New security scanners are being trialled at Changi Airport Terminal 3 to boost security, amid a growing threat of terrorism against aviation.
Travellers departing from boarding gates A16 to A21 at T3 are randomly asked to walk through body scanners, while there is also a new machine to screen hand luggage for those leaving from gates B1 to B4.
With this new machine, travellers do not have to remove laptops, tablets and other devices from their bags for screening unlike now, said Changi Airport Group (CAG) during a media preview yesterday.
Changi is one of only two airports worldwide, the other being Amsterdam's Schiphol, that is testing the technology.
To improve the bag screening process, the machine comes with an automatic tray return system that improves efficiency and reduces waiting times by about 20 per cent for passengers, said CAG's vice-president of aviation security Alan Tan.

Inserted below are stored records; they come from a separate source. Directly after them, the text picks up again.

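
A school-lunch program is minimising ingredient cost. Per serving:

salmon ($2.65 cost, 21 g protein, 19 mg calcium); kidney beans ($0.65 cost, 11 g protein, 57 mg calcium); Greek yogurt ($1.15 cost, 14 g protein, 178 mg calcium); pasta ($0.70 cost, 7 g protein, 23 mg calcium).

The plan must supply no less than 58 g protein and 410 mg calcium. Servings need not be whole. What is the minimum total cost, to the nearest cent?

Check every corner: each single food scaled to meet both minima, and each pair solved so both constraints bind.
salmon only: max(58/21, 410/19) = 21.58 servings → $57.18.
kidney beans only: max(58/11, 410/57) = 7.193 servings → $4.68.
Greek yogurt only: max(58/14, 410/178) = 4.143 servings → $4.76.
pasta only: max(58/7, 410/23) = 17.83 servings → $12.48.
salmon + kidney beans: the both-tight solution has a negative serving — not a feasible corner.
salmon + Greek yogurt with both tight: 1.32 servings and 2.162 servings → $5.99.
salmon + pasta: the both-tight solution has a negative serving — not a feasible corner.
kidney beans + Greek yogurt with both tight: 3.952 servings and 1.038 servings → $3.76.
kidney beans + pasta with both targets exact would need a negative amount; discard.
Greek yogurt + pasta with both tight: 1.662 servings and 4.961 servings → $5.38.
So the least-cost plan costs $3.76.

$3.76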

Trays are presented to two passengers simultaneously at the start of the screening belt, so both can deposit their bags at the same time.

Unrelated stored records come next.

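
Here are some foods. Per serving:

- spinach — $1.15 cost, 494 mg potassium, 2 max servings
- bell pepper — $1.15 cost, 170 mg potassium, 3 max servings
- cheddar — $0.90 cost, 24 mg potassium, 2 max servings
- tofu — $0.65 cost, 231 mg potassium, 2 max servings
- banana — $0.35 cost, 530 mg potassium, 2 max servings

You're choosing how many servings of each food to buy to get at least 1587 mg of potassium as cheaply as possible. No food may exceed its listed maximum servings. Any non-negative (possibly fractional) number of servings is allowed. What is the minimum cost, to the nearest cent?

Cost per mg of potassium: banana $0.0007, spinach $0.0023, tofu $0.0028, bell pepper $0.0068, cheddar $0.0375.
Take 2 servings of banana: +1060.0 mg potassium for $0.70 (total $0.70, still need 527.0 mg).
Take 1.067 servings of spinach: +527.0 mg potassium for $1.23 (total $1.93, still need 0.0 mg).
Greedy by cheapest-per-mg is optimal for a single linear constraint, so the minimum cost is $1.93.

$1.93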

Bags that are cleared are channelled to one lane, while those that need to be manually checked are diverted to another.
The trays are automatically returned to the line after each screening cycle is completed, so security officers do not need to manually return them to the start of the line.
Said Mr Tan: "More often than not, enhancements in security checks increase inconvenience for travellers but here, we are able to make the system more robust while reducing hassle for travellers."

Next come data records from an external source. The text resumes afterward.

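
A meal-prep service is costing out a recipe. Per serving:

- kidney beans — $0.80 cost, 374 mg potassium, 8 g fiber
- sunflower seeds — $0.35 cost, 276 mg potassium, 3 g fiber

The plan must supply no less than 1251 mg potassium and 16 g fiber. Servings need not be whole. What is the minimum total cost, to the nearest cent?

$1.79

Two binding constraints pin down two serving amounts, so the optimal mix uses at most two foods. The candidates are each food alone (scaled to the tighter of potassium/fiber) and each pair with both constraints tight.
kidney beans only: max(1251/374, 16/8) = 3.345 servings → $2.68.
sunflower seeds only: max(1251/276, 16/3) = 5.333 servings → $1.87.
kidney beans + sunflower seeds with both tight: 0.6105 servings and 3.705 servings → $1.79.
Cheapest feasible corner: $1.79.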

Meanwhile, the new body scanner is the latest to be tested after three earlier trials by Changi.
Not many airports - apart from those in the United States, Europe and Australia - have introduced the machines, due to issues such as privacy concerns and potential health risks.
To mitigate such worries, the body scanner now being tested at Changi Airport does not detail the actual person's shape, Mr Tan said. If a traveller walks through and no alerts are raised, the monitor turns green and no image is produced.
If an item is detected, a simple outline of a body is generated to indicate where the object is.
The scanner uses millimetre wave technology to detect both metallic and non-metallic items.
The technology has been certified to be safe and poses no known health and safety risks as it utilises a very low-power non-ionising form of electromagnetic technology, CAG said. The amount of electromagnetic radiation emitted is many times smaller than that emitted by a mobile phone, it added.
The trials started last month, and will end in June. Thereafter, data and passenger feedback collected will be analysed to help the airport assess the new systems.
Business analyst Damien Wong, 41, who travels once or twice a year, said: "Security is paramount given the threat levels, so steps taken to make flying safer is a good thing.
"The hand luggage screening method that Changi is testing sounds really good. It's really a hassle having to remove laptops and other devices."